One area of concern for Lumakras is that patients develop escape mutations that can reduce the effectiveness of drug combinations, the analysts wrote. Plus, a second-generation of KRAS targeting agents, such as those from Eli Lilly and Revolution Medicines, are nearing the clinic with the potential for better efficacy.
Amgen’s drug candidate is nearing an approval as a second-line therapy for patients with KRAS G12C-mutated locally advanced or metastatic NSCLC. There are about 14,000 new cases each year in the United States, or about 14% of the total NSCLC patient population.
Throughout the development process, Amgen’s clinical execution has been “near flawless,” Bernstein analysts wrote, as the company has sprinted to a significant lead over its closest competitor, Mirati Therapeutics’ adagrasib.
While Amgen and Mirati’s treatments have produced comparable clinical data, the Bernstein team believes Amgen’s most significant threat will come down the road from later market entrants.
Escape mutations are the largest potential downside for Lumakras, the analysts figure. Data from two studies on adagrasib show that patients developed roughly a dozen resistance mutations in tumors, which would likely be resistant to complementary drugs.
“When we see data later in the year looking at the combination of [Lumakras] with MEK inhibitors we could potentially see these mutations limiting the gains of the combinations,” Gal wrote. “There will be some gains, but our concern is that those would not be much.”
Meanwhile, second-generation KRAS inhibitors could offer advantages over the first movers. Lilly and Revolution Medicines are developing molecules that target KRAS G12C in its activated state rather than the inactive state targeted by Amgen and Mirati. Pre-clinical models show more complete target occupancy by those meds, Bernstein analysts wrote, but the work remains in early stages.
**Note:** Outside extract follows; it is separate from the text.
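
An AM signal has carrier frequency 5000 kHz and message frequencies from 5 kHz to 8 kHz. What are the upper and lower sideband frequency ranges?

Upper sideband (USB) = fc + [fm_low, fm_high] = 5000 + [5, 8] = [5005, 5008] kHz
Lower sideband (LSB) = fc - [fm_high, fm_low] = 5000 - [8, 5] = [4992, 4995] kHz
Total occupied spectrum: 4992 kHz to 5008 kHz (plus carrier at 5000 kHz)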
For Amgen, after the company has suffered significant patent expirations in recent years, the launch will be a welcome lift. The Bernstein team sees the drug getting use in the near-term, but isn’t sure how it will fare in the market in the long run.
“While we agree (Lumakras) will be approved and will have some use in the clinic as a late-line therapy, we point out here that the long-term value of the drug is far from certain,” Gal wrote. “This makes us somewhat more concerned about the long-term outlook of the company.”